Theory #2 To Explain Little Joe
The second reading is more uncomfortable, because it questions whether the infection is even the point. This reading argues that the film is using the plant as a metaphor for medication, specifically for the psychiatric medications that Bella is on, that Alice herself may resist, that the culture around the lab uses to dismiss Bella’s legitimate concerns. In this reading, the question the film keeps asking, the one Karl puts most bluntly when he says “who can prove the genuineness of feelings,” is never answered and cannot be. If a medication removes your distress and you can no longer remember clearly why you were distressed, were you fixed or were you changed? If the changed version of you advocates for the medication, is that evidence it worked or evidence it works? The plant and the pill are the same object in this reading, and Alice at the end is not a horror image, she’s a case study the film refuses to adjudicate.
Theory #3 To Explain Little Joe
The third read, which doesn’t get discussed much because it requires holding the other two simultaneously, is that Hausner wants both to be true and neither to be stable. The film was engineered to be sterile of resolution. The ending infects the audience with the same epistemological problem it gave Alice: you cannot tell, from the inside, whether your comfort at the conclusion is correct or compromised. If you feel satisfied by the ending, ask yourself why.

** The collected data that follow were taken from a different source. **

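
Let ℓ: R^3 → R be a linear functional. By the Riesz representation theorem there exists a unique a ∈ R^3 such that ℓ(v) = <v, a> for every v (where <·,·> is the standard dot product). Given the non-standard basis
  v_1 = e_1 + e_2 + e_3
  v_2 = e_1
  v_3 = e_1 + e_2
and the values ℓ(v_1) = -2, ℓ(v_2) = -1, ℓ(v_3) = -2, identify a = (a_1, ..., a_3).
a = (-1, -1, 0)

Write a = (a_1, ..., a_3) in the standard basis. For each basis vector v_i, ℓ(v_i) = <v_i, a> is a linear equation in the a_j's. Collect the n equations into a matrix system V a = ℓ, where row i of V is v_i (expressed in the standard basis). Since V is invertible (lower-triangular with 1s on the diagonal, up to permutation), solve by back-substitution:
  V =
[[1, 1, 1],
 [1, 0, 0],
 [1, 1, 0]]
  V a = (-2, -1, -2)
Solving gives a = (-1, -1, 0).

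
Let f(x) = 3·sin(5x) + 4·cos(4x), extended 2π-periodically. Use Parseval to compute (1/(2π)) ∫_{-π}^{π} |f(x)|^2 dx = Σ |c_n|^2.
Σ |c_n|^2 = 25/2

Expand |f|^2 and use orthogonality of {sin(nx), cos(mx)} on [-π, π]:
  ∫_{-π}^{π} sin(nx)^2 dx = π, ∫ cos(mx)^2 dx = π, and cross terms integrate to 0.
So ∫_{-π}^{π} f(x)^2 dx = 3^2 · π + 4^2 · π = (9 + 16)π.
Divide by 2π: (9 + 16)/2 = 25/2.
By Parseval, this equals Σ |c_n|^2.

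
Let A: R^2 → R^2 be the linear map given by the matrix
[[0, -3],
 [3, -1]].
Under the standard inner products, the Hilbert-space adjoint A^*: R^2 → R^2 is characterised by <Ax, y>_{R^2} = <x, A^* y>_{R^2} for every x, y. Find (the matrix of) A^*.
A^* = A^T =
[[0, 3],
 [-3, -1]]

For real matrices with standard dot products, the defining identity <Ax, y> = <x, A^* y> gives (Ax)^T y = x^T (A^*) y, i.e. x^T A^T y = x^T (A^*) y. Since this holds for all x, y, we must have A^* = A^T. Therefore
A^* =
[[0, 3],
 [-3, -1]].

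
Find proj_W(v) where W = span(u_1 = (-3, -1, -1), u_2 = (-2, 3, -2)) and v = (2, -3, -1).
proj_W(v) = (53/54, -59/27, 67/54)

Set up U = [u_1 | ... | u_2] ∈ R^(3×2). The projector onto W = col(U) is P = U (U^T U)^(-1) U^T.
Compute U^T U =
  [11, 5]
  [5, 17],
and U^T v = (-2, -11).
Solve U^T U · c = U^T v for the coefficients: c = (7/54, -37/54). The projection is proj_W(v) = U c.
Check: (v - proj_W(v)) · u_1 = 0  (should be 0).
Check: (v - proj_W(v)) · u_2 = 0  (should be 0).
Result: proj_W(v) = (53/54, -59/27, 67/54).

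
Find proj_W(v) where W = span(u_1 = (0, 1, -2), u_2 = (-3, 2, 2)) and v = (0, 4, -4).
proj_W(v) = (-8/9, 28/9, -40/9)

Set up U = [u_1 | ... | u_2] ∈ R^(3×2). The projector onto W = col(U) is P = U (U^T U)^(-1) U^T.
Compute U^T U =
  [5, -2]
  [-2, 17],
and U^T v = (12, 0).
Solve U^T U · c = U^T v for the coefficients: c = (68/27, 8/27). The projection is proj_W(v) = U c.
Check: (v - proj_W(v)) · u_1 = 0  (should be 0).
Check: (v - proj_W(v)) · u_2 = 0  (should be 0).
Result: proj_W(v) = (-8/9, 28/9, -40/9).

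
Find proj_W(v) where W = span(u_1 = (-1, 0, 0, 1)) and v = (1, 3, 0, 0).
proj_W(v) = (1/2, 0, 0, -1/2)

Set up U = [u_1 | ... | u_1] ∈ R^(4×1). The projector onto W = col(U) is P = U (U^T U)^(-1) U^T.
Compute U^T U =
  [2],
and U^T v = (-1).
Solve U^T U · c = U^T v for the coefficients: c = (-1/2). The projection is proj_W(v) = U c.
Check: (v - proj_W(v)) · u_1 = 0  (should be 0).
Result: proj_W(v) = (1/2, 0, 0, -1/2).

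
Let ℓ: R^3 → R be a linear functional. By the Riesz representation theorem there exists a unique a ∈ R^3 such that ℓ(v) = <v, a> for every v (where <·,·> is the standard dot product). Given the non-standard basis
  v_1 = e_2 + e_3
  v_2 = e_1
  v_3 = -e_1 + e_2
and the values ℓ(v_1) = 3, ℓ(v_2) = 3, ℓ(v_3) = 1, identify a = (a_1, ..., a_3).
a = (3, 4, -1)

Write a = (a_1, ..., a_3) in the standard basis. For each basis vector v_i, ℓ(v_i) = <v_i, a> is a linear equation in the a_j's. Collect the n equations into a matrix system V a = ℓ, where row i of V is v_i (expressed in the standard basis). Since V is invertible (lower-triangular with 1s on the diagonal, up to permutation), solve by back-substitution:
  V =
[[0, 1, 1],
 [1, 0, 0],
 [-1, 1, 0]]
  V a = (3, 3, 1)
Solving gives a = (3, 4, -1).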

The Theory that Moviesoapbox Subscribes To
My read: the body-horror and the pharmaceutical metaphor are not competing interpretations, they’re the same statement. The plant works exactly like the best psychotropic compounds work, not by making you different but by making the version of you that serves its continued presence feel like the version of you that is finally, genuinely well. Alice at the end is not a zombie in any legible sense. She is, by every measurable standard, happier. That’s the verdict. The plant won, not by defeating her, but by becoming indistinguishable from her improvement. And in two weeks it’ll be in schools.
A film this strange, this formally committed, this willing to let its horror arrive as a warmth you can’t locate the source of, almost certainly doesn’t exist if it’s greenlit by a committee looking for a marketable comp title. It exists because someone protected it, somewhere in the financing chain, long enough for Emily Beecham to build a performance out of suppression and receive a Cannes prize for it. That’s the version you watched. Protect the ones that survive.